Peraltro, in relazione al rito abbreviato cd. secco – come nella specie attivato dal ricorrente – non si tratta di recuperare poteri officiosi, diretti a snaturare la fondamentale funzione passiva del giudice nell’ambito del modello processuale accusatorio, ma di “recuperare” nella fase processuale attraverso l’attività integrativa le lacune investigative c.d. strutturali – le uniche perciò colmabili in quanto necessarie per la decisione – in linea con la modifica corrispondentemente apportata all’art. 421-bis cod. proc. pen. che, richiedendo ex ante il rispetto del principio di completezza delle indagini, impone al giudice dell’udienza preliminare di indicare al pubblico ministero, nel caso di indagini preliminari incomplete, l’espletamento di ulteriori indagini.
Diversamente ne risulterebbe snaturato lo stesso processo penale ed i principi costituzionali che lo regolano perché la ricerca della verità “processuale” (v.
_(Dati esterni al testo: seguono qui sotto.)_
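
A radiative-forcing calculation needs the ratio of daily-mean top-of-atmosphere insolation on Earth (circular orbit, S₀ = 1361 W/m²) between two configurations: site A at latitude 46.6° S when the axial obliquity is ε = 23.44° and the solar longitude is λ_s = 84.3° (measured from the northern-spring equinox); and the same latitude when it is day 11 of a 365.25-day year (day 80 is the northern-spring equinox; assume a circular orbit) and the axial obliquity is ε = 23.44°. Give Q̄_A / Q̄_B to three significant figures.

Q̄_A / Q̄_B ≈ 0.220

— Configuration A (φ=-46.6°):
Solar declination: sin δ = sin ε · sin λ_s = sin 23.44° × sin 84.3° = 0.39582, so δ = +23.317°.
cos H₀ = −tan(-46.6°) tan(+23.317°) = 0.4558, H₀ = 1.0975 rad.
Bracket: H₀ sin φ sin δ + cos φ cos δ sin H₀ = 1.0975×-0.72657×0.39582 + 0.68709×0.91833×0.89008 = -0.315631 + 0.561619 = 0.245988.
Q̄ = (S₀/π) × [bracket] = (1361/π) × 0.245988 = 106.57 W/m².
— Configuration B (φ=-46.6°):
Solar longitude: λ_s = 360° × (11 − 80)/365.25 = -68.008°, i.e. -68.008° + 360° = 291.992°.
sin δ = sin 23.44° × sin 291.992° = -0.36884, so δ = -21.644°.
cos H₀ = −tan(-46.6°) tan(-21.644°) = -0.4196, H₀ = 2.0038 rad.
Bracket: H₀ sin φ sin δ + cos φ cos δ sin H₀ = 2.0038×-0.72657×-0.36884 + 0.68709×0.92949×0.90770 = 0.536995 + 0.579697 = 1.116692.
Q̄ = (S₀/π) × [bracket] = (1361/π) × 1.116692 = 483.77 W/m².
Ratio Q̄_A / Q̄_B = 106.57 / 483.77 = 0.2203.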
Corte Cost. sentenza n. 3 del 1993), che presuppone che il giudice sia in possesso degli elementi necessari per decidere, rimane, nei limiti fissati dalle concorrenti garanzie costituzionali del giusto processo (art. 111 Cost.), fine primario ed ineludibile di esso in quanto, in un ordinamento improntato al principio di legalità (art. 25 Cost., comma 2) e fondato sull’obbligatorietà dell’azione penale (art. 112 Cost.), l’accertamento del fatto storico, necessario per pervenire ad una giusta decisione, non può essere impedito da una scelta unilaterale di una parte processuale sia essa l’imputato o il pubblico ministero.
L’art. 441, comma 5, cod. proc. pen. non si spinge al punto di dichiarare preclusa la facoltà del giudice di integrazione probatoria officiosa con riguardo alla ricostruzione storica del fatto ed all’attribuibilità di esso all’imputato – che costituiva nella precedente giurisprudenza un portato della ricostruzione strutturale dell’istituto in esame – e l’integrazione probatoria sarà ammessa quando risulti “necessaria ai fini della decisione” con la precisazione che l’integrazione non può spingersi sino al punto da alterare la concorrente funzione del processo penale, quale processo di parti a struttura accusatoria sicché il ricorso ai poteri ex art. 441, comma 5, cod. proc. pen. richiede non la totale assenza di informazione probatoria, al cui cospetto alcuna integrazione sarebbe ammissibile, ma esclusivamente l’incompletezza di essa, incompletezza che potrà essere colmata non con l’acquisizione di un qualsiasi elemento ma solo di quelli necessari per decidere.